Bottom Line: Try this. It's the ultimate comfort food...
Kevin says: 4 OR 5 Bowls... So, 4.5!
Chickpea and Winter Vegetable Stew
Harissa is a fiery spice paste used in Moroccan cooking. Look for it at Middle Eastern markets. I got it at our local Co-op, in NH, but I think they probably sell it at Whole Foods. It's definitely worth buying!
Yield: 8 servings (serving size: 3/4 cup squash mixture, 1/2 cup couscous, and 1 lemon wedge)2 teaspoons extra-virgin olive oil
1 cup chopped onion
1 cup (1/2-inch) slices leek (I found frozen, sliced leeks at Trader Joe's! Awesome find!)
1/2 teaspoon ground coriander
1/2 teaspoon caraway seeds, crushed
1/8 teaspoon ground cumin
1/8 teaspoon ground red pepper
1 garlic clove, minced
3 2/3 cups veggie stock (I used Penzey's Veg Soup Base)
2 cups (1-inch) cubed peeled butternut squash
1 cup (1/2-inch) slices carrot
3/4 cup (1-inch) cubed peeled Yukon gold potato
1 tablespoon harissa
1 1/2 teaspoons tomato paste
3/4 teaspoon salt
1 pound turnips, peeled and each cut into 8 wedges (about 2 medium) (I used a zucchini, and also added more carrots and butternut squash, instead)
1 (15 1/2-ounce) can chickpeas (garbanzo beans), drained
1/4 cup chopped fresh flat-leaf parsley (Meh. I omitted this one.)
1 1/2 teaspoons honey
1 1/3 cups uncooked couscous (Try the whole wheat variety. Get it cheap at TJ's, or in the bulk bins at Whole Foods!)
8 lemon wedges (Omitted)
1. Heat oil in a large saucepan over medium-high heat. Add onion and leek; sauté 5 minutes. Add coriander and next 4 ingredients (through garlic); cook 1 minute, stirring constantly. Add 3 cups Simple Vegetable Stock and the next 8 ingredients (through chickpeas); bring to a boil. Cover, reduce heat, and simmer 30 minutes. Stir in parsley and honey.
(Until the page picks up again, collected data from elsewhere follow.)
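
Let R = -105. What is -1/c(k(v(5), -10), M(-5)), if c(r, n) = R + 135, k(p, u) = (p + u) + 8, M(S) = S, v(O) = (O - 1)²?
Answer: -1/30 ≈ -0.033333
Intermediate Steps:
v(O) = (-1 + O)²
k(p, u) = 8 + p + u
c(r, n) = 30 (c(r, n) = -105 + 135 = 30)
-1/c(k(v(5), -10), M(-5)) = -1/30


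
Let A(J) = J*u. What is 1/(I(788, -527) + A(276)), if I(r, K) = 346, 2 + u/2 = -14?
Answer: -1/8486 ≈ -0.00011784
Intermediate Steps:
u = -32 (u = -4 + 2*(-14) = -4 - 28 = -32)
A(J) = -32*J (A(J) = J*(-32) = -32*J)
1/(I(788, -527) + A(276)) = 1/(346 - 32*276) = 1/(346 - 8832) = 1/(-8486) = -1/8486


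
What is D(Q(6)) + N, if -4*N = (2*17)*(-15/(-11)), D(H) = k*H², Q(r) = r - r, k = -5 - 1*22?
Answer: -255/22 ≈ -11.591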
2. Remove 2/3 cup hot cooking liquid from squash mixture. Place cooking liquid and remaining 2/3 cup stock in a medium bowl. Stir in couscous. Cover and let stand 5 minutes. Fluff with a fork. Serve with lemon wedges.
CALORIES 264 ; FAT 2.3g (sat 0.3g,mono 1g,poly 0.6g); CHOLESTEROL 0.0mg; CALCIUM 92mg; CARBOHYDRATE 54.5g; SODIUM 425mg; PROTEIN 8.3g; FIBER 7.5g; IRON 2.4mg
**5 Points, in case you're counting!